Bob Dylan speaks. Once again. He rarely gives interviews, even less often to non-music journalists.
But ahead of Dylan's 39th studio album, "Rough and Rowdy Ways," arriving on Friday, award-winning historian Douglas Brinkley had two telephone conversations with the Minnesota icon.
The New York Times published Brinkley's piece this weekend, with Dylan talking about everything from George Floyd's death in Minneapolis and his own mortality to his favorite songs by the Eagles and how he cried after seeing the recent Broadway show filled with his songs.
A professor at Rice University, Brinkley, 59, is known for writing books about presidents, including Franklin D. Roosevelt, Theodore Roosevelt, John F. Kennedy, Jimmy Carter and Gerald Ford. He also has edited collections about Hunter Thompson, Jack Kerouac and Woody Guthrie as well as Richard Nixon and Ronald Reagan. Brinkley has talked with Dylan previously.
Here are 11 things we learned from Brinkley's story.
1. Dylan was surprised that his recent single, the 17-minute "Murder Most Foul," was his first song to ever land at No. 1 on one of Billboard's many charts. It topped the rock chart.
2. Dylan thinks about death when it comes to the human race but not his own mortality. "Every human being, no matter how strong or mighty, is frail when it comes to death," Dylan said. "I think about it in general terms, not in a personal way."
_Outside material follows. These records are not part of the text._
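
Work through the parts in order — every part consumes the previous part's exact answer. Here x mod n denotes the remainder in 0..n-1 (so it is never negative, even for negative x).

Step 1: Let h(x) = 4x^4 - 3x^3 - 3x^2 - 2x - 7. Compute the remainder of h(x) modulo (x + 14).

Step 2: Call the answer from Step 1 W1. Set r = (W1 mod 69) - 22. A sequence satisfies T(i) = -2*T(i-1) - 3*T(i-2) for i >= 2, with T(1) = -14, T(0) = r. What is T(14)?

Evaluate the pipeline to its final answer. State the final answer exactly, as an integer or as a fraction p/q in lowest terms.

Step 1: remainder = value at the root: 4*(-14)^4 - 3*(-14)^3 - 3*(-14)^2 - 2*(-14)^1 - 7 = (153664) + (8232) + (-588) + (28) + (-7) = 161329; answer 161329
Step 2: W1 = 161329; r = -15; T(2) = -2*(-14) - 3*(-15) = 73; iterating: T(2)=73, T(3)=-104, T(4)=-11, T(5)=334, T(6)=-635, T(7)=268, T(8)=1369, T(9)=-3542, T(10)=2977, T(11)=4672, T(12)=-18275, T(13)=22534, T(14)=9757; answer 9757

9757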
3. For Dylan, it is about the forever young. "We have a tendency to live in the past, but that's only us. Youngsters don't have that tendency. They have no past, so all they know is what they see and hear, and they'll believe anything," the bard observed. "In 20 or 30 years from now, they'll be at the forefront. When you see somebody that is 10 years old, he's going to be in control in 20 or 30 years, and he won't have a clue about the world we knew… As far as technology goes, it makes everybody vulnerable. But young people don't think like that. They could care less… Telecommunications and advanced technology is the world they were born into. Our world is already obsolete."